Che i loro nomi evocassero quelli di Charles ed Emma Bovary appare evidente a chiunque; per un flaubertiano appassionato come Martin, però, quei nomi erano segnali quasi certi che la storia già scritta ora si stava inverando davanti ai suoi occhi, proprio in quella Normandia nella quale lo scrittore l’aveva concepita.

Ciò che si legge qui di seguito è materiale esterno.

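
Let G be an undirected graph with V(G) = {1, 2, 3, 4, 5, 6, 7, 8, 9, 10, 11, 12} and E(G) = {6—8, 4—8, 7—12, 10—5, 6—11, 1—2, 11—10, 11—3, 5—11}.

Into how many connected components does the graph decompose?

4

From 1: component {1, 2}.
From 3: component {3, 4, 5, 6, 8, 10, 11}.
From 7: component {7, 12}.
From 9: component {9}.
That's 4 components.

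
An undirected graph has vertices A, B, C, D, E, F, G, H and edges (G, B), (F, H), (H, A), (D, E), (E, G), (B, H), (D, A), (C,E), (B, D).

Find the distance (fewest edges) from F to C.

Distance 0: F.
Distance 1: H.
Distance 2: A, B.
Distance 3: D, G.
Distance 4: E.
Distance 5: C — contains C.

5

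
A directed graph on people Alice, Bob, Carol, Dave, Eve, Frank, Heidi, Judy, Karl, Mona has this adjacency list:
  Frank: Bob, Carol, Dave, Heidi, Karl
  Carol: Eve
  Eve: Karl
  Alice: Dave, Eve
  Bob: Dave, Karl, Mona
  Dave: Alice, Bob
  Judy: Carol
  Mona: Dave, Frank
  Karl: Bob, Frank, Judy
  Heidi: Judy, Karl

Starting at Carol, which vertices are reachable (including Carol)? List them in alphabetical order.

Start at Carol.
Its neighbours: Eve.
Then their neighbours: Karl.
Then next layer: Bob, Frank, Judy.
Then next layer: Dave, Heidi, Mona.
Then next layer: Alice.
Every vertex is now reached.

Alice, Bob, Carol, Dave, Eve, Frank, Heidi, Judy, Karl, Mona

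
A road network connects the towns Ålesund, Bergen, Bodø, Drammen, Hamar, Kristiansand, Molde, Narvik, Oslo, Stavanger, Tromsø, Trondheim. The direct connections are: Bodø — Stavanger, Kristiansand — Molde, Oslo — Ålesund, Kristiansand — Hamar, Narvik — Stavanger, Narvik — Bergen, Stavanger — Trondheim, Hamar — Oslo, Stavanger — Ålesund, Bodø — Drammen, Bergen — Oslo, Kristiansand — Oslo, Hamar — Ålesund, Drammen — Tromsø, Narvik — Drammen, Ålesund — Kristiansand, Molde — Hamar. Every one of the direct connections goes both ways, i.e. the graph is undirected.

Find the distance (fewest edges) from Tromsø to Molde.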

In quello spazio, dunque, Emma e Charles rivivevano nella coppia di inglesi, che parevano riprodurne quasi il carattere e i comportamenti.

Martin seguiva gli sviluppi dei loro rapporti prevedendoli e manifestava un sentimento un po’ geloso e un po’ preoccupato osservando gli amori adulterini di lei, nella convinzione che alla fine, come Emma nel romanzo, anche Gemma avrebbe posto fine alla propria vita avvelenandosi coll’arsenico. Proprio per evitare questa morte annunciata, egli aveva predisposto una strategia, che infine si era rivelata del tutto inutile, se non dannosa, poiché la sorte della donna sarebbe stata decisa soprattutto dall’insipienza grottesca sua e di altri due uomini, tutti e tre, in modo diverso, innamorati di lei.

 

 

 

 

Gemma Bovery è un piccolo film assai sofisticato: Anne Fontaine, la regista, si ispira alla Grafic Novel – che è diventato un libro tradotto anche in italiano da cui deriva il titolo – della fumettista inglese Posy Simmonds, a sua volta, ispirata al romanzo di Flaubert.

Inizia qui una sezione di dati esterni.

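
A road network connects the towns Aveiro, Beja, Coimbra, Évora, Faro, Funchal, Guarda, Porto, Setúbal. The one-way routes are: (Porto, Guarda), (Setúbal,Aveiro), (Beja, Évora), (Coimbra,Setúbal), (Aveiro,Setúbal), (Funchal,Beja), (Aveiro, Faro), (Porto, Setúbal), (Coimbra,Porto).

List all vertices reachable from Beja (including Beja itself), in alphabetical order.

Beja, Évora

Start at Beja.
Its neighbours: Évora.
Nothing further is reachable.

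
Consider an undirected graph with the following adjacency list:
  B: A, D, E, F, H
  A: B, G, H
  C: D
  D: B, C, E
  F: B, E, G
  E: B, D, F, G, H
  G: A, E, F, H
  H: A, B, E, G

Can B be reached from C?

Explore from C.
Distance 1: reach D.
Distance 2: reach B, E.
Found B.

Yes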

Con molta abilità la regista ha benissimo utilizzato le doti espressive di due attori eccellenti: Fabrice Luchini, non nuovo nel ruolo dell’uomo solitario amante della letteratura che si interroga sul rapporto fra arte e vita (Molière in bicicletta – Nella casa) e Gemma Arterton, che già in Tamara Drewe, aveva interpretato la parte della donna fascinosa che arrivata in un paesetto tranquillo, era riuscita a turbare la vita dei suoi abitanti.

La regista, che ha narrato la vicenda con ironia raffinata e indulgente, ha dato vita a un film che è anche un gioco sottile di citazioni e di rimandi all’opera flaubertiana, di cui spesso proprio Luchini-Martin rovescia con grazia il significato, consegnandoci, infine, un’opera equilibrata, divertente e molto godibile, dall’inizio alla fine.

 

 

Recensione del 2 febbraio 2015, aggiornata dopo aver rivisto il film.